Difference between revisions of "Team:Valencia UPV/Experiments"

This procedure is done with the Promega; kit (Dual-Luciferase Reporter Assay System). Using Agrobacterium tumefaciens as a vehicle to insert the desired devise, it is necessary insert it into a leaf of N.benthamiana by a direct injection. This method is known as Agroinfiltration. The next step is letting infiltrated leafs for two or three days depending on how the experiment is programmed.

After two days post infiltration, users can get leaf disks from N.benthamiana using a hole punch. It is recommended to take the maximum agroinfiltrated area avoiding plant nerves. Leaf discs are put in a specific plate depending on the light condition requirements. Different samples are taken during the next two days after discs were made and immediately they are put in liquid nitrogen and stored at -80ºC. The steps to follow are:

1. The Passive lysis buffer 1x is prepared. Each disk of leaf needs 200µl. The passive lysis buffer is stored at 5X so it must be diluted with distilled water. Place it on the ice besides the LUCII substrate and the STOP solution.
2. Cut off two little leaf disks of approximately 0.8 cm and put it into an Eppendorf tube. Immediately, freeze it with liquid nitrogen to avoid the deterioration of vegetal material. Grind the freeze sample using the metabolomics robot. Put the samples on ice.
3. Add 150µl of passive lysis buffer 1x to each Eppendorf tube.
4. Vortex gently and centrifuge 13200rpm during 15 minutes at 4ºC. While switch on the luminometer.
5. Dilute 2:3 the extracts on a new Eppendorf tube. Add 36µl of Passive lysis buffer 1x and 24µl of sample.
6. Take an optimal plate to use in the luminometer. Fill luminometer wells with 40 µl of LUCII which is stored at -20ºC.
7. 10 µl of sample is added in each well. Wait 10min. During this time turn on and configure the luminometer.
8. Measure luciferase activity.
9. Prepare 40 µl/well of Dual Glo 1x (STOP solution + substrate). The substrate is at 50x concentration and stored at –20ºC.
10. When the first luciferase measure is done, it is necessary to add 40 µl of Dual Glo into each well. Let it rest during 10 min.
11. Measure the Renilla activity.
12. Take the obtained information and analyze it.

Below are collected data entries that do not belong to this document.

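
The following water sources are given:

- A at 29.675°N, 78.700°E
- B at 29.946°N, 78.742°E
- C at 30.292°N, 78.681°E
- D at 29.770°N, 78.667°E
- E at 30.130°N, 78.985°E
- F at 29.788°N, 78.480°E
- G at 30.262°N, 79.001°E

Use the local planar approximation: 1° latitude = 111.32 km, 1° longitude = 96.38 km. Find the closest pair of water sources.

A and D

Pairwise distances:
A–D: 11.043 km
E–G: 14.775 km
D–F: 18.134 km
B–D: 20.883 km
A–F: 24.654 km
A–B: 30.438 km
B–F: 30.773 km
C–G: 31.022 km
B–E: 31.114 km
C–E: 34.405 km
B–C: 38.963 km
B–G: 43.134 km
D–E: 50.452 km
A–E: 57.619 km
C–D: 58.125 km
C–F: 59.356 km
E–F: 61.793 km
D–G: 63.529 km
A–C: 68.709 km
A–G: 71.495 km
F–G: 72.840 km
Closest pair: A–D at 11.043 km.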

Things to keep in mind for the next experiment: The luminometer (machine to measure the luminescence) has to be ready before adding the reagents to the samples because it needs 10min to be ready. Set the timer (10min) with the first sample of luciferase and add the reactant to the other samples as quick as possible.

To carry out transient expression experiments, the method described by Orzaez et al. was followed (Orzaez et al. 2009). First of all, Agrobacterium tumefaciens GV3101 cultures incubated at 28ºC overnight were centrifuged at 3000rpm for 15 minutes. Cultures were pelleted and resuspended in 5mL of agroinfiltration solution (MES 10mM, pH 5.6, MgCl2 10mM and acetosyringone 200mM diluted with dimethyilsulfoxide (DMSO)).

Once pellet was resuspended, cultures were protected from light and incubated at room temperature for 2h under stirring conditions. Afterwards, cultures Optical Density at 600nm (OD600) was measured with a spectrophotometer, and readjusted to the desired OD by diluting with agroinfiltration solution. If coinfiltration with different genetic constructions is needed, A.tumefaciens culture with the corresponding plasmids were equally mixed.

Agroinfiltration mix was inoculated in 4 weeks old N. benthamiana plants using needleless syringes through abaxial surface of the three youngest leaves of each plant. Plant growing conditions were 16 light hours at 24ºC and 8 dark hours photoperiod at 20ºC. Finally, leaves samples were taken 5 days post infiltration (d.p.i.).